The Night Mark(79)



“Oh, yes. They were like family, she said, she and the Chief were—that’s what she always called him—Chief. And he’d lost a daughter and my grandmother lost her daddy...and they were close. Not in any way that wasn’t right,” Miss Lizzie said quickly. “They were the only two people there when his girl drowned in the storm. My grandmother watched it happen.”

“A storm,” Faye repeated. “His daughter drowned in a storm?” Is that what had happened? They’d watched her drown? Originally Faith had been killed a week earlier when she’d fallen off the pier into the water. Faye had changed the past, but only in the smallest of ways. The present, it seemed, was otherwise unchanged. Thank God for small favors.

“It wasn’t quite a hurricane, but it was bad,” Miss Lizzie said. “My grandmother never talked about what happened until the night before the Chief’s funeral. Then she told us the whole story, about how it was her who’d almost died that day. She fell in the water and the keeper’s girl dived in after her and fished her out. But before the keeper’s girl could get out of the water, a wave hit, and she went under. Never came up. My poor grandmother had to drag the Chief out of the water before he drowned himself looking for her. They spent the night in the lighthouse. My grandmother said it was the worst night of her life. Every few minutes she had to stop him from running out and throwing himself in the ocean. She said she slept stretched out in front of the hatch to stop him. She said...she said she’d never seen anyone grieve like he grieved for that girl of his.”

Faye leaned back in her chair, all appetite gone. Carrick... He’d mourned for her like she’d mourned for Will. He thought she was dead, and here she was, alive and well and eating pie. His grief was for nothing. She hadn’t died, but how could she tell him that?

“I can’t imagine watching someone drown, someone I loved,” Faye said. “I don’t want to imagine.”

“My grandmother and the Chief carried that night with them all their lives. I recall my mother telling her she didn’t want to go to Chief Morgan’s funeral. He was a Catholic man, you see, and none of us had ever once stepped foot in a Catholic Church before, and this was a white church, very white. But my grandmother said, ‘We are all going.’ So we went.”

Faye could scarcely breathe thinking of Dolly at Carrick’s funeral, of her grief and Carrick’s and all of it that could have been avoided somehow...should have been...

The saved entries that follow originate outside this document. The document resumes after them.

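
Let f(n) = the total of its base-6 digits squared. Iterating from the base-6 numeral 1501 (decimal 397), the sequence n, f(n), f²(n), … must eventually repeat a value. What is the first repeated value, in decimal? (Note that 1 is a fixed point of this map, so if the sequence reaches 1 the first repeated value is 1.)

397 = (1,5,0,1)_6 → 27
27 = (4,3)_6 → 25
25 = (4,1)_6 → 17
17 = (2,5)_6 → 29
29 = (4,5)_6 → 41
41 = (1,0,5)_6 → 26
26 = (4,2)_6 → 20
20 = (3,2)_6 → 13
13 = (2,1)_6 → 5
5 = (5)_6 → 25  — 25 already appeared earlier.

25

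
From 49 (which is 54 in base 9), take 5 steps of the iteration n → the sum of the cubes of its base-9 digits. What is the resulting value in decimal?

409

49 = (5,4)_9 → 5³ + 4³ = 189
189 = (2,3,0)_9 → 2³ + 3³ + 0³ = 35
35 = (3,8)_9 → 3³ + 8³ = 539
539 = (6,5,8)_9 → 6³ + 5³ + 8³ = 853
853 = (1,1,4,7)_9 → 1³ + 1³ + 4³ + 7³ = 409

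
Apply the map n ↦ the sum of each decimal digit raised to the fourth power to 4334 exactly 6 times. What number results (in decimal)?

9603

4334 → 4⁴ + 3⁴ + 3⁴ + 4⁴ = 674
674 → 6⁴ + 7⁴ + 4⁴ = 3953
3953 → 3⁴ + 9⁴ + 5⁴ + 3⁴ = 7348
7348 → 7⁴ + 3⁴ + 4⁴ + 8⁴ = 6834
6834 → 6⁴ + 8⁴ + 3⁴ + 4⁴ = 5729
5729 → 5⁴ + 7⁴ + 2⁴ + 9⁴ = 9603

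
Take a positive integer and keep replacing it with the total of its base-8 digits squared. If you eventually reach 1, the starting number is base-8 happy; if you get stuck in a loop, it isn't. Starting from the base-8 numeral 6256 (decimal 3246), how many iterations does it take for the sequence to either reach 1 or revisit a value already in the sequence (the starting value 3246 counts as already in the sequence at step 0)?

6

3246 = (6,2,5,6)_8 → 6² + 2² + 5² + 6² = 101
101 = (1,4,5)_8 → 1² + 4² + 5² = 42
42 = (5,2)_8 → 5² + 2² = 29
29 = (3,5)_8 → 3² + 5² = 34
34 = (4,2)_8 → 4² + 2² = 20
20 = (2,4)_8 → 2² + 4² = 20  — 20 repeats.
That took 6 steps.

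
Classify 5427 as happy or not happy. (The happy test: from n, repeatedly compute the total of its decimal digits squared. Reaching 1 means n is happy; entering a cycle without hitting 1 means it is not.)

happy

5427 → 5² + 4² + 2² + 7² = 94
94 → 9² + 4² = 97
97 → 9² + 7² = 130
130 → 1² + 3² + 0² = 10
10 → 1² + 0² = 1  — reached 1.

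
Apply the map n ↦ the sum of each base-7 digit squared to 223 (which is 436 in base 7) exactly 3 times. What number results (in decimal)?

45

223 = (4,3,6)_7 → 4² + 3² + 6² = 16 + 9 + 36 = 61
61 = (1,1,5)_7 → 1² + 1² + 5² = 1 + 1 + 25 = 27
27 = (3,6)_7 → 3² + 6² = 9 + 36 = 45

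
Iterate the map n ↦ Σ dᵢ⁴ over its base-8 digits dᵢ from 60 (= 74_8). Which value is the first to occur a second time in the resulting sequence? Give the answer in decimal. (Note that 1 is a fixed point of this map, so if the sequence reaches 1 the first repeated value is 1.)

256

60 = (7,4)_8 → 7⁴ + 4⁴ = 2657
2657 = (5,1,4,1)_8 → 5⁴ + 1⁴ + 4⁴ + 1⁴ = 883
883 = (1,5,6,3)_8 → 1⁴ + 5⁴ + 6⁴ + 3⁴ = 2003
2003 = (3,7,2,3)_8 → 3⁴ + 7⁴ + 2⁴ + 3⁴ = 2579
2579 = (5,0,2,3)_8 → 5⁴ + 0⁴ + 2⁴ + 3⁴ = 722
722 = (1,3,2,2)_8 → 1⁴ + 3⁴ + 2⁴ + 2⁴ = 114
114 = (1,6,2)_8 → 1⁴ + 6⁴ + 2⁴ = 1313
1313 = (2,4,4,1)_8 → 2⁴ + 4⁴ + 4⁴ + 1⁴ = 529
529 = (1,0,2,1)_8 → 1⁴ + 0⁴ + 2⁴ + 1⁴ = 18
18 = (2,2)_8 → 2⁴ + 2⁴ = 32
32 = (4,0)_8 → 4⁴ + 0⁴ = 256
256 = (4,0,0)_8 → 4⁴ + 0⁴ + 0⁴ = 256  — 256 already appeared earlier.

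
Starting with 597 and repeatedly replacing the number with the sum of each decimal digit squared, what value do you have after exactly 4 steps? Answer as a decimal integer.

40

597 → 5² + 9² + 7² = 155
155 → 1² + 5² + 5² = 51
51 → 5² + 1² = 26
26 → 2² + 6² = 40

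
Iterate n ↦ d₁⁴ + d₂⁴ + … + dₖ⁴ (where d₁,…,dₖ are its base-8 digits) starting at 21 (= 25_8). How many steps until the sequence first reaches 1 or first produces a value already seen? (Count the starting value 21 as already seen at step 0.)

21 = (2,5)_8 → 2⁴ + 5⁴ = 641
641 = (1,2,0,1)_8 → 1⁴ + 2⁴ + 0⁴ + 1⁴ = 18
18 = (2,2)_8 → 2⁴ + 2⁴ = 32
32 = (4,0)_8 → 4⁴ + 0⁴ = 256
256 = (4,0,0)_8 → 4⁴ + 0⁴ + 0⁴ = 256  — 256 repeats.
That took 5 steps.

5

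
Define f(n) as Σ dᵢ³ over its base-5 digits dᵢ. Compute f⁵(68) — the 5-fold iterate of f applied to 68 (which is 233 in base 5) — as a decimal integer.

68 = (2,3,3)_5 → 62
62 = (2,2,2)_5 → 24
24 = (4,4)_5 → 128
128 = (1,0,0,3)_5 → 28
28 = (1,0,3)_5 → 28

28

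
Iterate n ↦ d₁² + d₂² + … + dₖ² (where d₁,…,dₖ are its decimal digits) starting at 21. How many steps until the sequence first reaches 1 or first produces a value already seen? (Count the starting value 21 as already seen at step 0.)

13

21 → 2² + 1² = 5
5 → 5² = 25
25 → 2² + 5² = 29
29 → 2² + 9² = 85
85 → 8² + 5² = 89
89 → 8² + 9² = 145
145 → 1² + 4² + 5² = 42
42 → 4² + 2² = 20
20 → 2² + 0² = 4
4 → 4² = 16
16 → 1² + 6² = 37
37 → 3² + 7² = 58
58 → 5² + 8² = 89  — 89 repeats.
That took 13 steps.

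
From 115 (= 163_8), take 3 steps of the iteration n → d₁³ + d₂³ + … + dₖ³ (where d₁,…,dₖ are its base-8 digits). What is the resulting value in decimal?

307

115 = (1,6,3)_8 → 1³ + 6³ + 3³ = 1 + 216 + 27 = 244
244 = (3,6,4)_8 → 3³ + 6³ + 4³ = 27 + 216 + 64 = 307
307 = (4,6,3)_8 → 4³ + 6³ + 3³ = 64 + 216 + 27 = 307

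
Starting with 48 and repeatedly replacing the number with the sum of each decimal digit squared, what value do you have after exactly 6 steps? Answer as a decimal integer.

48 → 4² + 8² = 80
80 → 8² + 0² = 64
64 → 6² + 4² = 52
52 → 5² + 2² = 29
29 → 2² + 9² = 85
85 → 8² + 5² = 89

89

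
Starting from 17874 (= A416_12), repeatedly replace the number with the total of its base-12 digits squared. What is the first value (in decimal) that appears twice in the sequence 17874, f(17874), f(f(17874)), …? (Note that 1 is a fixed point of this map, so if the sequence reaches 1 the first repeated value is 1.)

5

17874 = (10,4,1,6)_12 → 10² + 4² + 1² + 6² = 153
153 = (1,0,9)_12 → 1² + 0² + 9² = 82
82 = (6,10)_12 → 6² + 10² = 136
136 = (11,4)_12 → 11² + 4² = 137
137 = (11,5)_12 → 11² + 5² = 146
146 = (1,0,2)_12 → 1² + 0² + 2² = 5
5 = (5)_12 → 5² = 25
25 = (2,1)_12 → 2² + 1² = 5  — 5 already appeared earlier.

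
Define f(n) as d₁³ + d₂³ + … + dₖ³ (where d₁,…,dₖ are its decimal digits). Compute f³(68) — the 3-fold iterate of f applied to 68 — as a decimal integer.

755

68 → 728
728 → 863
863 → 755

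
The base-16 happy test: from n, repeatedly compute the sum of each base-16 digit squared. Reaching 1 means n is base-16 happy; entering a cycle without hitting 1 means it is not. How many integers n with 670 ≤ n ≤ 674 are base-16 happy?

2

670: 670 → 281 → 83 → 34 → 8 → 64 → 16 → 1  (reaches 1)
671: 671 → 310 → 46 → 200 → 208 → 169 → 181 → 146 → 85 → 50 → 13 → 169  (repeats 169)
672: 672 → 104 → 100 → 52 → 25 → 82 → 29 → 170 → 200 → 208 → 169 → 181 → 146 → 85 → 50 → 13 → 169  (repeats 169)
673: 673 → 105 → 117 → 74 → 116 → 65 → 17 → 2 → 4 → 16 → 1  (reaches 1)
674: 674 → 108 → 180 → 137 → 145 → 82 → 29 → 170 → 200 → 208 → 169 → 181 → 146 → 85 → 50 → 13 → 169  (repeats 169)
base-16 happy: 670, 673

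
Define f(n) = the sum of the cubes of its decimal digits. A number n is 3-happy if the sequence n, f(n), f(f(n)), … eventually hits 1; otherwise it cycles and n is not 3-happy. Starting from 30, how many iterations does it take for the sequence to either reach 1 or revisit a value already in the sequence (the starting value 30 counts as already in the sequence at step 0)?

4

30 → 3³ + 0³ = 27 + 0 = 27
27 → 2³ + 7³ = 8 + 343 = 351
351 → 3³ + 5³ + 1³ = 27 + 125 + 1 = 153
153 → 1³ + 5³ + 3³ = 1 + 125 + 27 = 153  — 153 repeats.
That took 4 steps.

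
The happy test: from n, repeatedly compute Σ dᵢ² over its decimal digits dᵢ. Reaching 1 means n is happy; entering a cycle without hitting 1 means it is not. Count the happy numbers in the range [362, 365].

362: 362 → 49 → 97 → 130 → 10 → 1  — happy
363: 363 → 54 → 41 → 17 → 50 → 25 → 29 → 85 → 89 → 145 → 42 → 20 → 4 → 16 → 37 → 58 → 89  — not happy
364: 364 → 61 → 37 → 58 → 89 → 145 → 42 → 20 → 4 → 16 → 37  — not happy
365: 365 → 70 → 49 → 97 → 130 → 10 → 1  — happy
happy: 362, 365

2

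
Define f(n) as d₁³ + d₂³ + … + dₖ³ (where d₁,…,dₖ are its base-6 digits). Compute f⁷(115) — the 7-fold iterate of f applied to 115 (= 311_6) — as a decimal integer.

27

115 = (3,1,1)_6 → 3³ + 1³ + 1³ = 27 + 1 + 1 = 29
29 = (4,5)_6 → 4³ + 5³ = 64 + 125 = 189
189 = (5,1,3)_6 → 5³ + 1³ + 3³ = 125 + 1 + 27 = 153
153 = (4,1,3)_6 → 4³ + 1³ + 3³ = 64 + 1 + 27 = 92
92 = (2,3,2)_6 → 2³ + 3³ + 2³ = 8 + 27 + 8 = 43
43 = (1,1,1)_6 → 1³ + 1³ + 1³ = 1 + 1 + 1 = 3
3 = (3)_6 → 3³ = 27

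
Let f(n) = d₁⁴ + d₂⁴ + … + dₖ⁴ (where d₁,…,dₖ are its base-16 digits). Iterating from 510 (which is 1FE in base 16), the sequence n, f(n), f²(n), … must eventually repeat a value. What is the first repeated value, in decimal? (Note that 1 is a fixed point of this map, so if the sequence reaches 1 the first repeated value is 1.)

1

510 = (1,15,14)_16 → 1⁴ + 15⁴ + 14⁴ = 1 + 50625 + 38416 = 89042
89042 = (1,5,11,13,2)_16 → 1⁴ + 5⁴ + 11⁴ + 13⁴ + 2⁴ = 1 + 625 + 14641 + 28561 + 16 = 43844
43844 = (10,11,4,4)_16 → 10⁴ + 11⁴ + 4⁴ + 4⁴ = 10000 + 14641 + 256 + 256 = 25153
25153 = (6,2,4,1)_16 → 6⁴ + 2⁴ + 4⁴ + 1⁴ = 1296 + 16 + 256 + 1 = 1569
1569 = (6,2,1)_16 → 6⁴ + 2⁴ + 1⁴ = 1296 + 16 + 1 = 1313
1313 = (5,2,1)_16 → 5⁴ + 2⁴ + 1⁴ = 625 + 16 + 1 = 642
642 = (2,8,2)_16 → 2⁴ + 8⁴ + 2⁴ = 16 + 4096 + 16 = 4128
4128 = (1,0,2,0)_16 → 1⁴ + 0⁴ + 2⁴ + 0⁴ = 1 + 0 + 16 + 0 = 17
17 = (1,1)_16 → 1⁴ + 1⁴ = 1 + 1 = 2
2 = (2)_16 → 2⁴ = 16
16 = (1,0)_16 → 1⁴ + 0⁴ = 1 + 0 = 1  — reached the fixed point 1.
1 → 1, so 1 is the first repeated value.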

“I was fifteen or so then and liked my grandmother a whole lot more than I liked my mother. You know how girls are at that age. So I sat by her side through the funeral,” Miss Lizzie continued. “You know, I had never seen my grandmother cry before. And she...she wept.” Miss Lizzie said those two words with finality. “She wept so hard the priest tried to cheer her up afterward by asking her if she was Chief Morgan’s girlfriend. I laughed at that—teenage girls find everything like that funny—but my grandmother did not. She never talked much outside the family. But that day she spoke, clear as a bell. She held that priest’s hand and said, ‘Father Cahill, the Chief was my friend.’ And that was that.”

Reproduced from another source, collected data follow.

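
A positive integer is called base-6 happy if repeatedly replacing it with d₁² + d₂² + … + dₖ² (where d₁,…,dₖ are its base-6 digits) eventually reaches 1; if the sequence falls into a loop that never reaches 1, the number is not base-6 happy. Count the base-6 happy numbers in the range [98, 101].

98: 98 → 24 → 16 → 20 → 13 → 5 → 25 → 17 → 29 → 41 → 26 → 20  (repeats 20)
99: 99 → 29 → 41 → 26 → 20 → 13 → 5 → 25 → 17 → 29  (repeats 29)
100: 100 → 36 → 1  (reaches 1)
101: 101 → 45 → 11 → 26 → 20 → 13 → 5 → 25 → 17 → 29 → 41 → 26  (repeats 26)
base-6 happy: 100

1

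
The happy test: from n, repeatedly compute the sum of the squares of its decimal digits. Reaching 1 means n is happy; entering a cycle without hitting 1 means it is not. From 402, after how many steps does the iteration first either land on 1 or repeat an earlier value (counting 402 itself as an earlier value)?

9

402 → 4² + 0² + 2² = 16 + 0 + 4 = 20
20 → 2² + 0² = 4 + 0 = 4
4 → 4² = 16
16 → 1² + 6² = 1 + 36 = 37
37 → 3² + 7² = 9 + 49 = 58
58 → 5² + 8² = 25 + 64 = 89
89 → 8² + 9² = 64 + 81 = 145
145 → 1² + 4² + 5² = 1 + 16 + 25 = 42
42 → 4² + 2² = 16 + 4 = 20  — 20 repeats.
That took 9 steps.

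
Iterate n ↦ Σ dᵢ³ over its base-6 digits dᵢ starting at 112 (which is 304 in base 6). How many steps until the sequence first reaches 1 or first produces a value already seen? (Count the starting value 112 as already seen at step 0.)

3

112 = (3,0,4)_6 → 3³ + 0³ + 4³ = 91
91 = (2,3,1)_6 → 2³ + 3³ + 1³ = 36
36 = (1,0,0)_6 → 1³ + 0³ + 0³ = 1  — reached 1.
That took 3 steps.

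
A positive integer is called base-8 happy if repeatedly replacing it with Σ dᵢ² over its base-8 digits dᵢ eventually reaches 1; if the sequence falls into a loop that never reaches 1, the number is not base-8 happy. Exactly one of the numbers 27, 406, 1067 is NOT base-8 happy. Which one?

1067

27: 27 → 18 → 8 → 1  — reaches 1 (base-8 happy)
406: 406 → 76 → 18 → 8 → 1  — reaches 1 (base-8 happy)
1067: 1067 → 38 → 52 → 52  — repeats 52 (not base-8 happy)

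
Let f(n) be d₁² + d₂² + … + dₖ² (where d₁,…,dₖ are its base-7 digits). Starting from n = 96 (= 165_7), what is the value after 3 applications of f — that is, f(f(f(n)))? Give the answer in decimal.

34

96 = (1,6,5)_7 → 1² + 6² + 5² = 62
62 = (1,1,6)_7 → 1² + 1² + 6² = 38
38 = (5,3)_7 → 5² + 3² = 34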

“Father Cahill? Pat Cahill?”

“You know him? He lives around here now.”

“I know him. And I think I need to go have a little talk with him.”

Faye stood up and reached for her plate of half-eaten pie. Miss Lizzie put one finger on the edge of the plate.

“You can leave that right there,” she said with a meaningful smile.

Faye grabbed her purse and her car keys and was heading out the door when her bag buzzed at her. When she pulled out her phone, she saw a text message from Hagen flashing on the screen.

Four simple words: I’m calling. Please answer.

Faye sighed. Sure enough, the phone buzzed in her hand. She sat on the bottom step in the foyer. Something told her she’d want to sit down for this call.

“Okay, I’m answering,” she said to him.

“Thank you,” Hagen replied. “I swear this won’t be a fight unless you want it to be.”

He sounded sincere. Sincere and panicked.

“I don’t want it to be,” she said. “What’s up?”

“I got an email confirmation about an MRI for you from our insurance company? What the hell, Faye? Are you all right?”

Damn it. The insurance was still in Hagen’s name, his email address, his phone number. She’d forgotten to tell them to change it.

“I’m fine. I don’t have anything wrong with me. They were just checking.”

“Doctors don’t do emergency MRIs for fun. Were you in an accident? Are you hurt?”

“Not hurt. I may have accidentally mixed up my Ambien with Tylenol. I blacked out. Nothing else.” Ty’s theory had been reasonable, a very male “stupid girl” theory that Hagen was likely to believe as it put the blame squarely on her.

“Jesus, Faye, you could have killed yourself. Are you keeping all your pills in one bottle? Were you drunk?”

“You know, our whole ‘let’s not fight’ plan is not going to fly if you start accusing me of getting drunk and mixing booze and pills. Does that sound like something I’d do?”

“I’m not accusing. I’m scared. I’ve pried pill bottles out of your hand before.”